So here’s Dame Maggie Smith in her ninth decade, still running thespian circles around most actors half or a third or dare we say a quarter of her age.
Having recently wrapped her magnificent run as the snooty, old-money Dowager Countess in the much-adored “Downton Abbey” TV series, Smith gives an equally delightful performance as a seemingly half-mad homeless woman who avoids bathing, yells at children, tells endless tall tales and often can’t be bothered with going inside to use the bathroom.
Smith is literally “The Lady in the Van,” Nicholas Hytner’s self-consciously artsy and somewhat slight but tartly funny and occasionally wise adaptation of Alan Bennett’s play of the same name. (In fact, Smith played this same part in a stage production in 1999, and in a BBC radio play in 2009.)
The story, we’re told, is rooted firmly in Bennett’s own life. One day in the 1970s, a stubborn, beyond eccentric, often ill-tempered old lady named Mary Shepherd parked her dilapidated, overstuffed old van in front of Bennett’s North London home, was eventually allowed to park in Bennett’s driveway — and stayed there some 15 years.

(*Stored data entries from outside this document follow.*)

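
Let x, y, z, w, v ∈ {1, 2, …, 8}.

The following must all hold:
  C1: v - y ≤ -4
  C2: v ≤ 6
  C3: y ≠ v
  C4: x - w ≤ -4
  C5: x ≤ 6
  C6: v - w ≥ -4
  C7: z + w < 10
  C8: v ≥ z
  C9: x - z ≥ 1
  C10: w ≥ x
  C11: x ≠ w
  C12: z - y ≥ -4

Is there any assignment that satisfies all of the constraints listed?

Unsatisfiable

Constraints 1, 4, 6, 9, and 12 give w − x ≥ 4, x − z ≥ 1, z − y ≥ -4, y − v ≥ 4, v − w ≥ -4.
Adding all 5 inequalities: the left sides telescope to 0, and the right sides sum to 4 + 1 + (-4) + 4 + (-4) = 1. So 0 ≥ 1, which is false.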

In an interesting dramatic conceit I sometimes found more cloying and obvious than clever, we get two versions of Alan Bennett, both played by Alex Jennings, who gives two fine performances. (Given today’s movie-magic technology, both versions appear onscreen at the same time, seemingly talking with one another and interacting with each other, and it doesn’t feel the least bit faked.)
One Alan Bennett is the man experiencing his own life, whether he’s conversing with neighbors who aren’t shy about telling him they were underwhelmed by his latest play, dealing with Mary’s latest outrageous antics or tending to his aging and ailing mother.
The other Alan Bennett is the writer who takes a step back from every breathing moment of his life and considers its potential as possible material.
Often, the two Alans are at odds with one another. They’re like twee, intellectual, Brit versions of the angel and the devil on Pinto’s shoulders in “National Lampoon’s Animal House,” as Pinto considers whether to take advantage of a passed-out teenager. (Now THERE’S a scene that probably wouldn’t make the final cut of a movie made in 2016.)
Alan is not allowed inside Mary’s van, which is crammed to the roof with old newspapers, soiled clothes, knick-knacks and some substances too foul to mention. But every time she kicks open the doors to claim she’s dying or to terrorize the neighborhood children or make some outlandish claim about her life’s adventures, Alan gets a glimpse inside that van and a glimpse inside Mary’s life, real and/or imagined. He becomes fascinated by her and perhaps even grows fond of her.
As Smith did in “Abbey,” she takes a character we probably wouldn’t want to spend much time with in real life and turns her into someone we thoroughly enjoy onscreen — especially when she’s calling out members of polite society on their B.S., or allowing us to see just a faded but still shining glimmer of the woman she once was, a woman whose heart once might have been bursting with a love for life.
There’s more than a hint of darkness in “The Lady in the Van.” The great Jim Broadbent drops in as a mysterious stranger with no good intentions. At the very start of the film, we see blood on the van’s windshield, and I’ll say no more.
Mostly, though, “The Lady in the Van” is about a talented young writer still wrestling with how to draw upon his own experiences without exploiting others — and it’s about the boundless talents of Maggie Smith, sometimes chewing up the screen, sometimes saying volumes simply by sitting very, very still, with a perfectly perfect expression on her face.